Wir haben fünf Berlinerinnen und Berliner nach ihren schlimmsten Erfahrungen mit Vermietern gefragt.

Lilliån, 22, Wedding

Lilliån

"Seit ich vor drei Jahren nach Berlin gekommen bin, wohne ich in einer Altbauwohnung im Wedding. Das Haus wurde bisher jedes Jahr an einen neuen Vermieter verkauft. Gerade ist eine Tochterfirma einer großen Wohnungsgesellschaft die Hausverwaltung. Vor zwei Jahren bin ich im Sommer morgens aufgewacht und habe ein Tröpfeln gehört. Ich habe einen Erker.
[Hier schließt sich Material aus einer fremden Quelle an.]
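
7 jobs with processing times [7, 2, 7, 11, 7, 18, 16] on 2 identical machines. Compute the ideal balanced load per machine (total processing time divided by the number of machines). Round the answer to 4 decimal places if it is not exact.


Total processing time = 7 + 2 + 7 + 11 + 7 + 18 + 16 = 68
Number of machines = 2
Ideal balanced load = 68 / 2 = 34.0

34.0


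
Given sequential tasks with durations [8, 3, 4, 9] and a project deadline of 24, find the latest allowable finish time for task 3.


LF(activity 3) = deadline - sum of successor durations
Successors: activities 4 through 4 with durations [9]
Sum of successor durations = 9
LF = 24 - 9 = 15

15


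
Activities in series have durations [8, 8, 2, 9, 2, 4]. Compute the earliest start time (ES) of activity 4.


Activity 4 starts after activities 1 through 3 complete.
Predecessor durations: [8, 8, 2]
ES = 8 + 8 + 2 = 18

18


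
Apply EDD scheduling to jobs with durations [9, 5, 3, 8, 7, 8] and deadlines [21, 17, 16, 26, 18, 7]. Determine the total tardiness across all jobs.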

Dort lief das Wasser runter, in die Wohnung hinein. Wegen einer Renovierung in der Wohnung über mir waren Handwerker im Haus. Die haben sich das angeschaut und meinten, sie kümmern sich drum. Das 'Kümmern' war dann, dass sie eine große Plane, wie man sie von Festivals kennt, über den Balkon meiner Nachbarn gehängt haben. Dann sind sie gegangen.

Regen und Sturm wurden immer stärker und die Plane wurde weggeweht. Aus dem kleinen Teich, der sich in meinem Wohnzimmer gebildet hatte, wurde ein See. Dann sind die Handwerker wieder gekommen und haben ein bisschen aufgewischt. Die Hausverwaltung hat den Wetterbericht gecheckt und meinte: 'Das wird die nächsten Tage besser.' Es wurde nicht besser.

Außerdem hatten wir eine Rattenplage im Keller. Am Eingang ist ein fettes Schild, das vor Ratten und giftigen Rattenfallen warnt. Darauf steht: Betreten auf eigene Gefahr. Die Wohnungen sind außerdem nur mit dünnen Gipswänden getrennt. Bei meinen Nachbarn ist eine davon komplett umgefallen. Da ragt jetzt eine Steckdose heraus, das sieht gefährlich aus. Da hieß es von der Hausverwaltung nur: 'Stellen sie was davor, dann sieht man das nicht so.'"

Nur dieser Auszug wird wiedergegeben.